È però questa una riforma ambiziosa, che difficilmente potrà passare: conviene in modo chiaro solo al Pd, che è appena la quarta forza in parlamento. Più probabile quindi che si vada al voto con la legge attuale, che è un sistema misto, di maggioritario a turno unico (37 per cento) e proporzionale: e che lascia intatto il problema di costruire una coalizione larga già prima del voto, per essere competitivi anche nei collegi maggioritari.

Forse da qui al voto politico una soluzione c’è. Ma non passa tanto dalla legge elettorale (che peraltro appunto non cambierà). Ma dai programmi, e dalla visione strategica: il Pd deve farsi carico di una proposta che tenga insieme la nuova coalizione sul piano sociale, innanzitutto, e che da lì riesca a parlare all’intero Paese.

Idee per l’Italia

Per farlo, a mio giudizio c’è un punto da cui partire: le politiche contro le disuguaglianze, per l’emancipazione, portano a una migliore valorizzazione di ogni cittadino e sono, quindi, anche un fattore di crescita e modernizzazione, per il paese.

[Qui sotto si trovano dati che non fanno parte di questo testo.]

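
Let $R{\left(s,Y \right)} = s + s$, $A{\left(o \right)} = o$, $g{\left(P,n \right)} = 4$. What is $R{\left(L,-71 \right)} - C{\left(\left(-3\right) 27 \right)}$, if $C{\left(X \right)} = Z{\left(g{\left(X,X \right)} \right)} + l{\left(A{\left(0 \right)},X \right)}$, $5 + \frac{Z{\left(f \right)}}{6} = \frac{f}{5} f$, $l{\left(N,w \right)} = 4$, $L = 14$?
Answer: $\frac{174}{5} \approx 34.8$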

Anche le politiche ambientali possono diventare una grande leva di innovazione, architrave di un modello di sviluppo incentrato sulla qualità della vita, in cui diritti civili, sociali e ambientali si legano insieme.

Diversi gli esempi possibili. La lotta all’evasione non è un aspetto di modernizzazione del paese, oltre che di equità? E non lo è del resto più in generale una riforma fiscale che riduca il peso delle tasse sul lavoro e sul ceto medio, spostandolo sulla rendita? 

Ma lo è anche, contrariamente a quel che si crede o che si è raccontato finora, contrastare il precariato e tornare a tutelare la dignità dei lavoratori: un lavoro ben retribuito è una spinta alle imprese per innovare, e per competere sulla qualità invece che sui costi; il contrasto al nero e all’illegalità premia gli imprenditori migliori, a scapito dei furbetti. E ancora, investire nell’istruzione, lì dove l’Italia è fanalino di coda dei paesi avanzati: primo ingrediente dell’ascensore sociale, ma anche della crescita (e se vogliamo pure di civismo). E poi: le politiche per l’innovazione, che guidino la transizione energetica e quella digitale, assieme all’Europa; e accanto a esse, tornare a una pubblica amministrazione sugli standard di un paese avanzato, riformata ma anche rinvigorita; e la sanità, pubblica, come un grande settore ad alta formazione, che crea benessere, garantisce diritti sociali e al contempo sta sulla frontiera delle tecnologie più avanzate.

Sono idee condivise ormai da tutte le forze progressiste dell’Occidente. Ma che, nel caso italiano, hanno un valore in più: perché aiutano a fare uscire il paese dal declino, a modernizzarlo, e quindi sono utili a tutti. Se il Pd partirà da questa impostazione, sarà in grado non solo di ricompattare la coalizione, ma anche di tornare a renderla davvero competitiva con il centro-destra, grazie a un messaggio che può entusiasmare e a un’idea chiara e coerente sul futuro dell’Italia. La soluzione c’è. Ed è anche, in fondo, quella alta dell’impegno politico.